She Quit Worrying and had Sweet (Potato) Success!
Do you remember this post where Kerri worried about her sweet potatoes wilting?
Good news. Kerri kept growing and ended up with a nice yield:
She writes in a recent email:
“Thank you so much for your help! I’m super excited to grow my second crop! Last year, I planted the slips on June 3 and harvested on October 8. I planted 11 slips in a 4×4 bed. (Of course the vines spilled outside the bed, making 18” of awesome soil on all sides of that bed! But there were no potatoes outside the 4×4 bed.)
The potatoes were delicious and we ate them all during the fall. On Christmas day, we mashed the final bit for the family dinner. The little ones were pretty great mashed. 🙂
Anyway, here are my questions for you:
1. Why are some so huge and some so little? I thought it might have been too many slips in too small a space, thus crowding the potatoes, but I watched your recent video and you planted a TON of slips together. Then I thought it might have been that I harvested too early, but I had a couple of super huge potatoes and I’m afraid they would have been monsters if I waited.
2. When should I plant my sweet potatoes this year? Is early June a good time? I think in the past you told me you usually harvest in November. If I plant them in late March, can I harvest earlier? (and maybe plant a second bed in June or July for fall!)
3. Will sweet potatoes grow in sandy soil? Maybe I can put them in the sand with some weeds and organic material and let them be some of the living roots in the ground like the Natural Farmer shared.
I appreciate your help and expertise in everything gardening! I’m voraciously reading your Compost Everything book right now. I am desperately trying to turn some sand into soil! 😀
Thank you so much for sharing your knowledge.
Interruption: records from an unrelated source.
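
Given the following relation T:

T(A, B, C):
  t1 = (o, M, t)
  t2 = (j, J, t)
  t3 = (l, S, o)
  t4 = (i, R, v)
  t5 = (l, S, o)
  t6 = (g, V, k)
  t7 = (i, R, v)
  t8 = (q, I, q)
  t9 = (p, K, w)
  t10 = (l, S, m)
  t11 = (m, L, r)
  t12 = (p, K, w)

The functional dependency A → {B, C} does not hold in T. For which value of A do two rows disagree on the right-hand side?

A=o: row 1 → {B,C} = (M, t) ✓
A=j: row 2 → {B,C} = (J, t) ✓
A=l: rows 3, 5, 10 → {B,C} takes values {(S, o), (S, m)} — violation
A=i: rows 4, 7 → {B,C} = (R, v), (R, v) ✓
A=g: row 6 → {B,C} = (V, k) ✓
A=q: row 8 → {B,C} = (I, q) ✓
A=p: rows 9, 12 → {B,C} = (K, w), (K, w) ✓
A=m: row 11 → {B,C} = (L, r) ✓
The only A value with inconsistent RHS is A=l.

l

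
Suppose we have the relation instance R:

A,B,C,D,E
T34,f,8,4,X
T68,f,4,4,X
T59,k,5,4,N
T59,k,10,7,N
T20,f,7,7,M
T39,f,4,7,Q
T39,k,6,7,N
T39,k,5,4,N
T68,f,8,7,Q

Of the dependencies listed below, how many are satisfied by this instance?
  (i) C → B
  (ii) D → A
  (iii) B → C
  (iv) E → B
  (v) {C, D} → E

3

(i) C → B: every LHS value maps to a single RHS value — holds.
(ii) D → A: D=4: 4 rows → A takes values {T34, T68, T59, T39} — violation; D=7: 5 rows → A takes values {T59, T20, T39, T68} — violation — fails.
(iii) B → C: B=f: 5 rows → C takes values {8, 4, 7} — violation; B=k: 4 rows → C takes values {5, 10, 6} — violation — fails.
(iv) E → B: every LHS value maps to a single RHS value — holds.
(v) {C, D} → E: every LHS value maps to a single RHS value — holds.
3 of the 5 dependencies hold.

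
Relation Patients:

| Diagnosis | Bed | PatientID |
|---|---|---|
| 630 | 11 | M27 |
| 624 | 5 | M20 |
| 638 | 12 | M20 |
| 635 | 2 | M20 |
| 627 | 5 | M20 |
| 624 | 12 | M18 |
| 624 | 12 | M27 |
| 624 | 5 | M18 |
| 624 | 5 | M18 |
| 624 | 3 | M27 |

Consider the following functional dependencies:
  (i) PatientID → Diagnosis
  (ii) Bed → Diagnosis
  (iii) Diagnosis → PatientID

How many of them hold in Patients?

(i) PatientID → Diagnosis: PatientID=M27: 3 rows → Diagnosis takes values {630, 624} — violation; PatientID=M20: 4 rows → Diagnosis takes values {624, 638, 635, 627} — violation — fails.
(ii) Bed → Diagnosis: Bed=5: 4 rows → Diagnosis takes values {624, 627} — violation; Bed=12: 3 rows → Diagnosis takes values {638, 624} — violation — fails.
(iii) Diagnosis → PatientID: Diagnosis=624: 6 rows → PatientID takes values {M20, M18, M27} — violation — fails.
None of the 3 dependencies hold.

0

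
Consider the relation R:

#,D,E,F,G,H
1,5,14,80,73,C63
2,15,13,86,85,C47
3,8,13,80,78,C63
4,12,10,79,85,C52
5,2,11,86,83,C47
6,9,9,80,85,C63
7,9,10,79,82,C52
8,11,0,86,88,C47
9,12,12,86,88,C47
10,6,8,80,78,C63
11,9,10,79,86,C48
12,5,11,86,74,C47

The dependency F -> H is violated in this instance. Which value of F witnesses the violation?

79

F=80: rows 1, 3, 6, 10 → H = C63, C63, C63, C63 ✓
F=86: rows 2, 5, 8, 9, 12 → H = C47, C47, C47, C47, C47 ✓
F=79: rows 4, 7, 11 → H takes values {C52, C48} — violation
The only F value with inconsistent H is F=79.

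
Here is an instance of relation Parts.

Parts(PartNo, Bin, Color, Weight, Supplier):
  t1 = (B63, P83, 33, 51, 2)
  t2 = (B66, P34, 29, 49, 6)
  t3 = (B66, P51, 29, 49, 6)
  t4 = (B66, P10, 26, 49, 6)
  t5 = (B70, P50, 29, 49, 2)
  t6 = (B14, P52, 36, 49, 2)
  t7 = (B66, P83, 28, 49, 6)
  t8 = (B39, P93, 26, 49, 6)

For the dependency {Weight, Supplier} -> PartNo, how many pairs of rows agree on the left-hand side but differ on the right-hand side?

(Weight=49, Supplier=6): violating pairs (2,8), (3,8), (4,8), (7,8) — 4 pairs.
(Weight=49, Supplier=2): violating pairs (5,6) — 1 pair.

5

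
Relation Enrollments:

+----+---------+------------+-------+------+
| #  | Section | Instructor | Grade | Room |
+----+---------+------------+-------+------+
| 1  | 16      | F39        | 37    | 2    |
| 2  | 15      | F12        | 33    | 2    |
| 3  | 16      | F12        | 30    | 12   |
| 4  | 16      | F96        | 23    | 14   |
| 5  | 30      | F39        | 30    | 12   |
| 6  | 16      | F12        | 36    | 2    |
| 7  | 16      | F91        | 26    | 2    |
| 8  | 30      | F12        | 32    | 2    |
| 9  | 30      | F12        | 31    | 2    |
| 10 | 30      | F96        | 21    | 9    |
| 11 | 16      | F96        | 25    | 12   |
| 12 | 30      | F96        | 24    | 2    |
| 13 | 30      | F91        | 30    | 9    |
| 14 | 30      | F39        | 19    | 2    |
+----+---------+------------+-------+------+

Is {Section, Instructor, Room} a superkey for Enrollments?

Rows 8 and 9 have the same {Section, Instructor, Room} value (Section=30, Instructor=F12, Room=2) but are distinct tuples, so {Section, Instructor, Room} does not determine every attribute — not a superkey.

No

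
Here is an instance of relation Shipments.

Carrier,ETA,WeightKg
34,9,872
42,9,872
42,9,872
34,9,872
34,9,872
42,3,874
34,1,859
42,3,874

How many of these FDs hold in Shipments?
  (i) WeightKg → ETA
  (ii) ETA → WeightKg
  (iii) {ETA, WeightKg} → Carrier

2

(i) WeightKg → ETA: every LHS value maps to a single RHS value — holds.
(ii) ETA → WeightKg: every LHS value maps to a single RHS value — holds.
(iii) {ETA, WeightKg} → Carrier: (ETA=9, WeightKg=872): 5 rows → Carrier takes values {34, 42} — violation — fails.
2 of the 3 dependencies hold.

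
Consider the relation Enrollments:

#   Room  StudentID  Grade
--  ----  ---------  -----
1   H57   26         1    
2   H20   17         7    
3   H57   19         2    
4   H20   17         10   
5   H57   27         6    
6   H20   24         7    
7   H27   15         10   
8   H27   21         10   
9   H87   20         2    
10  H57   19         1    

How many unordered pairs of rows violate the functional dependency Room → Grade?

7

Room=H57: violating pairs (1,3), (1,5), (3,5), (3,10), (5,10) — 5 pairs.
Room=H20: violating pairs (2,4), (4,6) — 2 pairs.
Room=H27: all 2 rows agree on Grade — 0 pairs.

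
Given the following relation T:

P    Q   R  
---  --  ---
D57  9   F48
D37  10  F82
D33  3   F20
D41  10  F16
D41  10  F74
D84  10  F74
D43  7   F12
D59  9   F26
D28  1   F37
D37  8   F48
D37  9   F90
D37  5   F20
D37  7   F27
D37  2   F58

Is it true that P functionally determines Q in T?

No

P=D57: 1 row → Q = 9 ✓
P=D37: 6 rows → Q takes values {10, 8, 9, 5, 7, 2} — violation
P=D33: 1 row → Q = 3 ✓
P=D41: 2 rows → Q = 10, 10 ✓
P=D84: 1 row → Q = 10 ✓
P=D43: 1 row → Q = 7 ✓
P=D59: 1 row → Q = 9 ✓
P=D28: 1 row → Q = 1 ✓
Two rows agree on P but differ on Q, so P -> Q does not hold.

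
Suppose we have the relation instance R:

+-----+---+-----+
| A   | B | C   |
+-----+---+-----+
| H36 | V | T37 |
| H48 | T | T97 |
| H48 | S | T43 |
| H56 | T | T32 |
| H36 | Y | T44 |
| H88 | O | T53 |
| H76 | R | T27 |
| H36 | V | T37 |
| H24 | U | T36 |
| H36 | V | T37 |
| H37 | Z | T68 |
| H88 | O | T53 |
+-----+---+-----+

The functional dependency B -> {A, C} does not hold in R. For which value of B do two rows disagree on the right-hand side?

T

B=V: 3 rows → {A,C} = (H36, T37), (H36, T37), (H36, T37) ✓
B=T: 2 rows → {A,C} takes values {(H48, T97), (H56, T32)} — violation
B=S: 1 row → {A,C} = (H48, T43) ✓
B=Y: 1 row → {A,C} = (H36, T44) ✓
B=O: 2 rows → {A,C} = (H88, T53), (H88, T53) ✓
B=R: 1 row → {A,C} = (H76, T27) ✓
B=U: 1 row → {A,C} = (H24, T36) ✓
B=Z: 1 row → {A,C} = (H37, T68) ✓
The only B value with inconsistent RHS is B=T.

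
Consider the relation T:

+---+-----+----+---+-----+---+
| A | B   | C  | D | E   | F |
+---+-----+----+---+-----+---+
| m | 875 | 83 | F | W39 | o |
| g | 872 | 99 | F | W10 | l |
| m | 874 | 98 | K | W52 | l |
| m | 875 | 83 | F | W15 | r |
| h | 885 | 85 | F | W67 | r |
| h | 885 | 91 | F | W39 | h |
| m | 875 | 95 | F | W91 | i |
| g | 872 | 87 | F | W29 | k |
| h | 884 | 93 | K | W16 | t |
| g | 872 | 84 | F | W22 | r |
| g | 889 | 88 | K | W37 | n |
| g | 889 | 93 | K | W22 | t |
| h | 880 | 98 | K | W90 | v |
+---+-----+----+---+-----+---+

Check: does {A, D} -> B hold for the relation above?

No

(A=m, D=F): 3 rows → B = 875, 875, 875 ✓
(A=g, D=F): 3 rows → B = 872, 872, 872 ✓
(A=m, D=K): 1 row → B = 874 ✓
(A=h, D=F): 2 rows → B = 885, 885 ✓
(A=h, D=K): 2 rows → B takes values {884, 880} — violation
(A=g, D=K): 2 rows → B = 889, 889 ✓
Two rows agree on {A, D} but differ on B, so {A, D} -> B does not hold.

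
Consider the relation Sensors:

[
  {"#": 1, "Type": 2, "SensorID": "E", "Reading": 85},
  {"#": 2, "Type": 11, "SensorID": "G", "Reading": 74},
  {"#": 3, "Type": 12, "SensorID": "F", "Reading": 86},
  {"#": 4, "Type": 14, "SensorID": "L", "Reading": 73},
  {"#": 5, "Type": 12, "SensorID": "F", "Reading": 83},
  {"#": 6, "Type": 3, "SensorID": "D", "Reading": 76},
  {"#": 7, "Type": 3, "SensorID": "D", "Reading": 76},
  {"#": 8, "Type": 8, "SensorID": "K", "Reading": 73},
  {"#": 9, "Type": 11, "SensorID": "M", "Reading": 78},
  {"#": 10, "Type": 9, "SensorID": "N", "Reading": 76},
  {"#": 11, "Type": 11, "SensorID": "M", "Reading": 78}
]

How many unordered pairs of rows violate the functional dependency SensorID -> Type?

0

SensorID=F: all 2 rows agree on Type — 0 pairs.
SensorID=D: all 2 rows agree on Type — 0 pairs.
SensorID=M: all 2 rows agree on Type — 0 pairs.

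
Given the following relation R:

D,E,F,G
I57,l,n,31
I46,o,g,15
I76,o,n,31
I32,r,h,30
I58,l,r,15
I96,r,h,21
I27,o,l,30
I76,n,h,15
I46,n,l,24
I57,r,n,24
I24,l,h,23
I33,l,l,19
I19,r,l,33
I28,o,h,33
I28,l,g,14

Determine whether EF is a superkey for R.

Two distinct rows share (E=r, F=h), so EF does not determine every attribute — not a superkey.

No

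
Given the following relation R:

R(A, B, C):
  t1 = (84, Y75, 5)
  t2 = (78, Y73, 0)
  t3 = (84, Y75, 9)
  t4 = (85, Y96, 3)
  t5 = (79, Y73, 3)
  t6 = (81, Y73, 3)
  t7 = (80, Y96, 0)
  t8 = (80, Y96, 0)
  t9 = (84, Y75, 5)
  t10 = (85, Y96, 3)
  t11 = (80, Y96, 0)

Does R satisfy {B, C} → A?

No

(B=Y75, C=5): rows 1, 9 → A = 84, 84 ✓
(B=Y73, C=0): row 2 → A = 78 ✓
(B=Y75, C=9): row 3 → A = 84 ✓
(B=Y96, C=3): rows 4, 10 → A = 85, 85 ✓
(B=Y73, C=3): rows 5, 6 → A takes values {79, 81} — violation
(B=Y96, C=0): rows 7, 8, 11 → A = 80, 80, 80 ✓
Two rows agree on {B, C} but differ on A, so {B, C} → A does not hold.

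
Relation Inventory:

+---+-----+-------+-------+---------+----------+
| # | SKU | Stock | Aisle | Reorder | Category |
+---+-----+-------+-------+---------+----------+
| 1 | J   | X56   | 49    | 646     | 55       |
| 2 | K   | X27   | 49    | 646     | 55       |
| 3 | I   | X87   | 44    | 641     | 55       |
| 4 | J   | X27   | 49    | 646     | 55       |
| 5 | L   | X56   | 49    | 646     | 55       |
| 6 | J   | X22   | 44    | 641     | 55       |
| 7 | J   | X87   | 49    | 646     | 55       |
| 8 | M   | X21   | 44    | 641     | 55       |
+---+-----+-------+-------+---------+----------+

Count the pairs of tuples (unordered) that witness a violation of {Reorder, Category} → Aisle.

0

(Reorder=646, Category=55): all 5 rows agree on Aisle — 0 pairs.
(Reorder=641, Category=55): all 3 rows agree on Aisle — 0 pairs.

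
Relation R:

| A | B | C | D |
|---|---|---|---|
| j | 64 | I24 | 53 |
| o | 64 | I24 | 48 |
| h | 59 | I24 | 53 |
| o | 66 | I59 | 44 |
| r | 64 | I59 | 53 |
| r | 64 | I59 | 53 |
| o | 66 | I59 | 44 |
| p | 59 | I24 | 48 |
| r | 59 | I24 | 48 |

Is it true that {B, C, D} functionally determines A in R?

No

(B=64, C=I24, D=53): 1 row → A = j ✓
(B=64, C=I24, D=48): 1 row → A = o ✓
(B=59, C=I24, D=53): 1 row → A = h ✓
(B=66, C=I59, D=44): 2 rows → A = o, o ✓
(B=64, C=I59, D=53): 2 rows → A = r, r ✓
(B=59, C=I24, D=48): 2 rows → A takes values {p, r} — violation
Two rows agree on {B, C, D} but differ on A, so {B, C, D} → A does not hold.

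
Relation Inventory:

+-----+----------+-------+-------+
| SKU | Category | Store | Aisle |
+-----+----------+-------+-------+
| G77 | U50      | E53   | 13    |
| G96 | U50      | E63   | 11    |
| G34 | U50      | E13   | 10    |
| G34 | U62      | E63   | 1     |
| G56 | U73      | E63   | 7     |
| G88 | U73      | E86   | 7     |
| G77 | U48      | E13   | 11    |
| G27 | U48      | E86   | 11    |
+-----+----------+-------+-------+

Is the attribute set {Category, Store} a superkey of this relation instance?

All 8 rows have distinct {Category, Store} values, so {Category, Store} → (all attributes) holds and {Category, Store} is a superkey.

Yes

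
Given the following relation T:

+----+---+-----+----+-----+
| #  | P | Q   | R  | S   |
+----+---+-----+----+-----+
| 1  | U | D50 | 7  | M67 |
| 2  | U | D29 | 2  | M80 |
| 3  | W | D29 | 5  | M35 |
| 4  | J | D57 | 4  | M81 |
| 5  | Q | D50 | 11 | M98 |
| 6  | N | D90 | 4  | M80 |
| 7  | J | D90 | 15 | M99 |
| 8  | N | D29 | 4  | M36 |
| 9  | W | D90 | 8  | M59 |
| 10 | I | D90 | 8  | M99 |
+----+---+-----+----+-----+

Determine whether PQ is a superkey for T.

Yes

All 10 rows have distinct PQ values, so PQ → (all attributes) holds and PQ is a superkey.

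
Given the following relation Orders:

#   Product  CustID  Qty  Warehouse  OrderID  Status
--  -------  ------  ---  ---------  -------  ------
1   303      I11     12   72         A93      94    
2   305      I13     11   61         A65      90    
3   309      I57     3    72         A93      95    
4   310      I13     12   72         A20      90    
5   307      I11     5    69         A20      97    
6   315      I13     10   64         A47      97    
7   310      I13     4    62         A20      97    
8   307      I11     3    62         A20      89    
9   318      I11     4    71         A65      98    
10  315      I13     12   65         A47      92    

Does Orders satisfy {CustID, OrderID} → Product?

(CustID=I11, OrderID=A93): row 1 → Product = 303 ✓
(CustID=I13, OrderID=A65): row 2 → Product = 305 ✓
(CustID=I57, OrderID=A93): row 3 → Product = 309 ✓
(CustID=I13, OrderID=A20): rows 4, 7 → Product = 310, 310 ✓
(CustID=I11, OrderID=A20): rows 5, 8 → Product = 307, 307 ✓
(CustID=I13, OrderID=A47): rows 6, 10 → Product = 315, 315 ✓
(CustID=I11, OrderID=A65): row 9 → Product = 318 ✓
Every {CustID, OrderID} value is associated with a single Product value, so {CustID, OrderID} → Product holds.

Yes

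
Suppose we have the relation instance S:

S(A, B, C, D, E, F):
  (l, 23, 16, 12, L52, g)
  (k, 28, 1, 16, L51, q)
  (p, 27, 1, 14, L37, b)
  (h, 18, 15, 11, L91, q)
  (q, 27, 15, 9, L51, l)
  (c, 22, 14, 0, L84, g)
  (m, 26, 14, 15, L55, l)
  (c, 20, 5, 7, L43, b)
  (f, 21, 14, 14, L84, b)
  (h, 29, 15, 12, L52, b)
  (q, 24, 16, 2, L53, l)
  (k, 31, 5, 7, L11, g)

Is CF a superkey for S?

Yes

All 12 rows have distinct CF values, so CF → (all attributes) holds and CF is a superkey.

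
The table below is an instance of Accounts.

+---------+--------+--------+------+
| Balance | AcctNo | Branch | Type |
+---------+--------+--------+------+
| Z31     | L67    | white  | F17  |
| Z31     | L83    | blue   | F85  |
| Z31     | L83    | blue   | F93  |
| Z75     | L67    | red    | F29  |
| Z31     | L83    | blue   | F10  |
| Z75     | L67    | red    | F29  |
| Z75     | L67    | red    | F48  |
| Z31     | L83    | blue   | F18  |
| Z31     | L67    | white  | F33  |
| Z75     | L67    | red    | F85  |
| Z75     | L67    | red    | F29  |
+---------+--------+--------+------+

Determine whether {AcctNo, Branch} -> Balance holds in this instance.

(AcctNo=L67, Branch=white): 2 rows → Balance = Z31, Z31 ✓
(AcctNo=L83, Branch=blue): 4 rows → Balance = Z31, Z31, Z31, Z31 ✓
(AcctNo=L67, Branch=red): 5 rows → Balance = Z75, Z75, Z75, Z75, Z75 ✓
Every {AcctNo, Branch} value is associated with a single Balance value, so {AcctNo, Branch} -> Balance holds.

Yes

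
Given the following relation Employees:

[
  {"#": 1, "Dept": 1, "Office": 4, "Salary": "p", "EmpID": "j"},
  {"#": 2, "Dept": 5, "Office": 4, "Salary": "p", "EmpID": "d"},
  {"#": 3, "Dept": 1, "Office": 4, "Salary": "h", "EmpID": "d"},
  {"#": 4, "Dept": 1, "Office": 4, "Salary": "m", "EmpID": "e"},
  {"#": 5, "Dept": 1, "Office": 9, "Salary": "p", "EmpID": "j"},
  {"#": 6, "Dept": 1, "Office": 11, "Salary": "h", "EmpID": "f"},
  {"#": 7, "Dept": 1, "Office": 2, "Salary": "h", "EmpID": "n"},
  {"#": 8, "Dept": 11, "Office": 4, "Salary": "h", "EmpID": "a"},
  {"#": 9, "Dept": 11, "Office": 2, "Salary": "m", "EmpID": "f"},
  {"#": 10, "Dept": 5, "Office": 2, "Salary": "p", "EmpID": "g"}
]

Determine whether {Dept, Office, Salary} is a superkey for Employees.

Yes

All 10 rows have distinct {Dept, Office, Salary} values, so {Dept, Office, Salary} → (all attributes) holds and {Dept, Office, Salary} is a superkey.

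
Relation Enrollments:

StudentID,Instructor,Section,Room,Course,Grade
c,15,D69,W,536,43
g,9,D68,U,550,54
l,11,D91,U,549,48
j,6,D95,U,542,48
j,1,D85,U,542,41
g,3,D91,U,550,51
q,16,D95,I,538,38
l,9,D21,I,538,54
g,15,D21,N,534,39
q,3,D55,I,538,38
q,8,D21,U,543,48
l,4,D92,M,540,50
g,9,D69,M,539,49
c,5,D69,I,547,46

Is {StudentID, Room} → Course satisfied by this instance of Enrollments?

(StudentID=c, Room=W): 1 row → Course = 536 ✓
(StudentID=g, Room=U): 2 rows → Course = 550, 550 ✓
(StudentID=l, Room=U): 1 row → Course = 549 ✓
(StudentID=j, Room=U): 2 rows → Course = 542, 542 ✓
(StudentID=q, Room=I): 2 rows → Course = 538, 538 ✓
(StudentID=l, Room=I): 1 row → Course = 538 ✓
(StudentID=g, Room=N): 1 row → Course = 534 ✓
(StudentID=q, Room=U): 1 row → Course = 543 ✓
(StudentID=l, Room=M): 1 row → Course = 540 ✓
(StudentID=g, Room=M): 1 row → Course = 539 ✓
(StudentID=c, Room=I): 1 row → Course = 547 ✓
Every {StudentID, Room} value is associated with a single Course value, so {StudentID, Room} → Course holds.

Yes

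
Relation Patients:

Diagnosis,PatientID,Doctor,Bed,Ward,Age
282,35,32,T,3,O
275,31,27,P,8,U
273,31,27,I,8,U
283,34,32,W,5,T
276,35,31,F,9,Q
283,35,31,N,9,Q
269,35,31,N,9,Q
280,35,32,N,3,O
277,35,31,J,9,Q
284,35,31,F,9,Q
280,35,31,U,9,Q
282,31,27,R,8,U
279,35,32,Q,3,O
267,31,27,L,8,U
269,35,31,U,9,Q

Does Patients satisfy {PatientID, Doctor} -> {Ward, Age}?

Yes

(PatientID=35, Doctor=32): 3 rows → {Ward,Age} = (3, O), (3, O), (3, O) ✓
(PatientID=31, Doctor=27): 4 rows → {Ward,Age} = (8, U), (8, U), (8, U), (8, U) ✓
(PatientID=34, Doctor=32): 1 row → {Ward,Age} = (5, T) ✓
(PatientID=35, Doctor=31): 7 rows → {Ward,Age} = (9, Q), (9, Q), (9, Q), (9, Q), (9, Q), (9, Q), (9, Q) ✓
Every {PatientID, Doctor} value is associated with a single {Ward, Age} value, so {PatientID, Doctor} -> {Ward, Age} holds.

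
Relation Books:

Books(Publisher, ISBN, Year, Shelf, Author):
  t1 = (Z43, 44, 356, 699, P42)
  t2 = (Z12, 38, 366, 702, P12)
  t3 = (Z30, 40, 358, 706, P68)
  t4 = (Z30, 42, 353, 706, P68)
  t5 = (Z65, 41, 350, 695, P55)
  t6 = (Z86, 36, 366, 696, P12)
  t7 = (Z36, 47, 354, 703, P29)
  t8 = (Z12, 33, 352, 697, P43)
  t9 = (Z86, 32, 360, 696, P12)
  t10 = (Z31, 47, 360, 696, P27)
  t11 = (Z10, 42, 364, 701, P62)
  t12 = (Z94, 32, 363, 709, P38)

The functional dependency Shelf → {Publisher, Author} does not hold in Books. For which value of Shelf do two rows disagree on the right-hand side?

696

Shelf=699: row 1 → {Publisher,Author} = (Z43, P42) ✓
Shelf=702: row 2 → {Publisher,Author} = (Z12, P12) ✓
Shelf=706: rows 3, 4 → {Publisher,Author} = (Z30, P68), (Z30, P68) ✓
Shelf=695: row 5 → {Publisher,Author} = (Z65, P55) ✓
Shelf=696: rows 6, 9, 10 → {Publisher,Author} takes values {(Z86, P12), (Z31, P27)} — violation
Shelf=703: row 7 → {Publisher,Author} = (Z36, P29) ✓
Shelf=697: row 8 → {Publisher,Author} = (Z12, P43) ✓
Shelf=701: row 11 → {Publisher,Author} = (Z10, P62) ✓
Shelf=709: row 12 → {Publisher,Author} = (Z94, P38) ✓
The only Shelf value with inconsistent RHS is Shelf=696.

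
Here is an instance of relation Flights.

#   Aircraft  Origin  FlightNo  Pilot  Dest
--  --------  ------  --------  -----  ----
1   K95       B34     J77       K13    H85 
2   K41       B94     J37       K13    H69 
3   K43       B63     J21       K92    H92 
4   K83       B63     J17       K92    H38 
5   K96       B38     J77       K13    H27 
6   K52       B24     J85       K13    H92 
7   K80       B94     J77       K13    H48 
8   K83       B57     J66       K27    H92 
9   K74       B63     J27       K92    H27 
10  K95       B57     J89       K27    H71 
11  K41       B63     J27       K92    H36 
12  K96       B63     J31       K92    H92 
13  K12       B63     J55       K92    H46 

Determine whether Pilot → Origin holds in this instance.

No

Pilot=K13: rows 1, 2, 5, 6, 7 → Origin takes values {B34, B94, B38, B24} — violation
Pilot=K92: rows 3, 4, 9, 11, 12, 13 → Origin = B63, B63, B63, B63, B63, B63 ✓
Pilot=K27: rows 8, 10 → Origin = B57, B57 ✓
Two rows agree on Pilot but differ on Origin, so Pilot → Origin does not hold.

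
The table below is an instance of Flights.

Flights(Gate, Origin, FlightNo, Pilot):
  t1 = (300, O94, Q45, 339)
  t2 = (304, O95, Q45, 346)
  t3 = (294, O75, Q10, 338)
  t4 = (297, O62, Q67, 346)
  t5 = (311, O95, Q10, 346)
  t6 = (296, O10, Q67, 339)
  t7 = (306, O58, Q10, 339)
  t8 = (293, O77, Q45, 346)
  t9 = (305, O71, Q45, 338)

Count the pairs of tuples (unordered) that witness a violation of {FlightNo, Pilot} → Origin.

1

(FlightNo=Q45, Pilot=346): violating pairs (2,8) — 1 pair.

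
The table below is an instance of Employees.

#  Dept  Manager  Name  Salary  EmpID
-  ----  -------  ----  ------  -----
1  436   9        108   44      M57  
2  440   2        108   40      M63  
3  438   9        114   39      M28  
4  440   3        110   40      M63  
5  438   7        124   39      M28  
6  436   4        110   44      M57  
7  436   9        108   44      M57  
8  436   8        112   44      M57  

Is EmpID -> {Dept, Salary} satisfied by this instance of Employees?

Yes

EmpID=M57: rows 1, 6, 7, 8 → {Dept,Salary} = (436, 44), (436, 44), (436, 44), (436, 44) ✓
EmpID=M63: rows 2, 4 → {Dept,Salary} = (440, 40), (440, 40) ✓
EmpID=M28: rows 3, 5 → {Dept,Salary} = (438, 39), (438, 39) ✓
Every EmpID value is associated with a single {Dept, Salary} value, so EmpID -> {Dept, Salary} holds.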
I love being able to answer the majority of my gardening questions by using the search bar on your site.”
Thank you, Kerri, I appreciate it.
Let me take the questions one at a time.
Why are some sweet potatoes huge and others little?
This is just the way sweet potatoes grow.
We’re used to seeing sweet potatoes in similar sizes stacked up in supermarket displays. Farmers don’t want huge potatoes or tiny ones, so those are culled.
The USDA breaks sweet potatoes into different grades.